Our group is getting older. Our eldest just celebrated 80. Some are struggling with debilitating illnesses, like Parkinson’s. Others have lost the spouse/ mate of their lifetime. None of us are quite so “Let’s go!” as ten years ago. Still, we did a hike most every day. One day up the West Fork of the Wallowa River — lots of wildflowers.

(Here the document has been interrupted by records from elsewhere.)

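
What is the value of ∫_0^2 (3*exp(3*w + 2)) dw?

-exp(2) + exp(8)

Let u = 3*w + 2, so du = 3 dw. When w = 0, u = 2; when w = 2, u = 8.
The integral becomes ∫ exp(u) du from 2 to 8, with antiderivative exp(u).
Back in w: F(w) = exp(3*w + 2).
Then F(2) - F(0) = (exp(8)) - (exp(2)) = -exp(2) + exp(8).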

Another day, we scaled Harkin’s Butte on the Zumwalt Prairie, the largest remaining uncultivated grassland prairie in North America. A third day we made it to the top of the East Moraine, alongside Wallowa Lake.

Not being so “hale and hardy” as we once were isn’t all bad. There’s a vulnerability to aging that is, in it’s own way, beautiful. Friends need help, if only that others of us move more slowly than we might otherwise.

My friend, Larry, saluted me a day after one hike. Working around his Parkinson’s induced tremors, he hoisted my hand as is done for the winning prize-fighter. He thanked everyone for their help on a recent hike, but singled me out. But the champion wasn’t me. It was him. He made it to the top of moraine.

While such an illness is really sad and hard, he and his loving wife are teaching the rest of us how to bear such a burden with grace and humor.

It seems to me that the impacts of aging and disability are softened by community. Rather than knowing a person by their diagnosis, they are known by their name and their story among us. As a corollary, aging and disability are more debilitating when community is weak or absent.

When my Dad, pretty deep in Alzheimers Disease, was in a care facility about a mile from where my Mom lived, a neighbor counseled her, with the best of intentions I’m sure, to consider him as dead and gone. “You have to let go,” he told her. “You should think of him as dead.” I took his point, but it was wrong.

How we hold each other amid the challenges and changes — and vulnerability — of aging is a test of our humanity and community.

In Galatians, chapter six, Paul counseled us, “To bear one another’s burdens.” Somewhat paradoxically, he then said a few verses later that, “Each one must carry their own load.” Can both be true? Yes, I think so.